Nella relazione, particolare rilievo viene dato agli ingressi nei Cpa, i centri di prima accoglienza, che danno un quadro numerico di riferimento per quanto riguarda gli arresti di minorenni. Nella struttura etnea di via Franchetti è stato portato in questi giorni anche D. T., uno dei quattro ragazzi – due dei quali minorenni – che il 27 gennaio hanno tentato una rapina al distributore Agip della Tangenziale di Catania. Rapina finita con un 18enne morto e un 14enne ferito alla testa dai colpi di un poliziotto fuori servizio che si trovava sul posto. E non è questo l’unico punto di contatto tra la cronaca e il quadro tracciato dalla relazione: sembra infatti che almeno uno dei due minorenni – tutti della zona Sud di Catania – avesse abbandonato gli studi, nonostante in età da scuola dell’obbligo.

Nel capoluogo etneo, nei primi sei mesi del 2014, sono stati 64 i minori trasferiti nel Cpa, contro i 245 di Roma.

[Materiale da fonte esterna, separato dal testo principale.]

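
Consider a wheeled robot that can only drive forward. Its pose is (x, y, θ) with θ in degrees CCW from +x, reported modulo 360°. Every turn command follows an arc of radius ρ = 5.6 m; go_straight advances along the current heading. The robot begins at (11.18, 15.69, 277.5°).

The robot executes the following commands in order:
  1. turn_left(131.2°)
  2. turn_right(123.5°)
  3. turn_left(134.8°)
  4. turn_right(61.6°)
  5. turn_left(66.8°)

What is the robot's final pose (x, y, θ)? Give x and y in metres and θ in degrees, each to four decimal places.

set_pose: (x, y, θ) = (11.1800, 15.6900, 277.5000°), ρ = 5.6
turn_left(131.2°): centre at ρ to the left, rotate +131.2° → (20.9392, 12.7249, 408.7000° ≡ 48.7000°)
turn_right(123.5°): centre at ρ to the right, rotate −123.5° → (30.5503, 10.4972, -74.8000° ≡ 285.2000°)
turn_left(134.8°): centre at ρ to the left, rotate +134.8° → (40.8042, 9.1654, 420.0000° ≡ 60.0000°)
turn_right(61.6°): centre at ρ to the right, rotate −61.6° → (45.8103, 11.9633, -1.6000° ≡ 358.4000°)
turn_left(66.8°): centre at ρ to the left, rotate +66.8° → (51.0502, 15.2121, 425.2000° ≡ 65.2000°)

(51.0502, 15.2121, 65.2000°)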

Mentre l’anno precedente, il 2013, aveva visto 130 ingressi a Catania contro i 540 della capitale. «Il dato in relazione alla popolazione dice che il coefficiente di arresti di minori su diecimila abitanti è il secondo d’Italia, subito dopo la Corte d’Appello di Roma – si legge nella relazione -. Il dato è ancora più preoccupante ove si consideri che il Tribunale per i minorenni di Roma è l’unico della regione Lazio mentre quello di Catania è uno dei quattro tribunali siciliani per minorenni». Particolarmente allarmante anche la natura dei reati: «Nel distretto di Catania quelli indicati in percentuale maggiore riguardano i reati in violazione della normativa sugli stupefacenti, anziché del patrimonio, e per la gran parte riguardano reati commessi nella città di Catania anche nell’ambito della criminalità organizzata». 

Da primato negativo nazionale anche il numero di minori sottoposti a regime di sorveglianza: «Nel distretto della Corte d’Appello i due istituti penali minorili presenti raccolgono il maggior numero di detenuti rispetto agli altri istituti esistenti sul territorio nazionale», conclude il documento a firma di Pricoco. Secondo i dati ufficiali diffusi dal ministero della Giustizia, l’istituto penitenziario minorile di Catania ha accolto 49 minori, ai quali si sommano i 26 dell’Ipm di Acireale. A Roma, e quindi in tutta la regione Lazio, il totale si ferma a 86.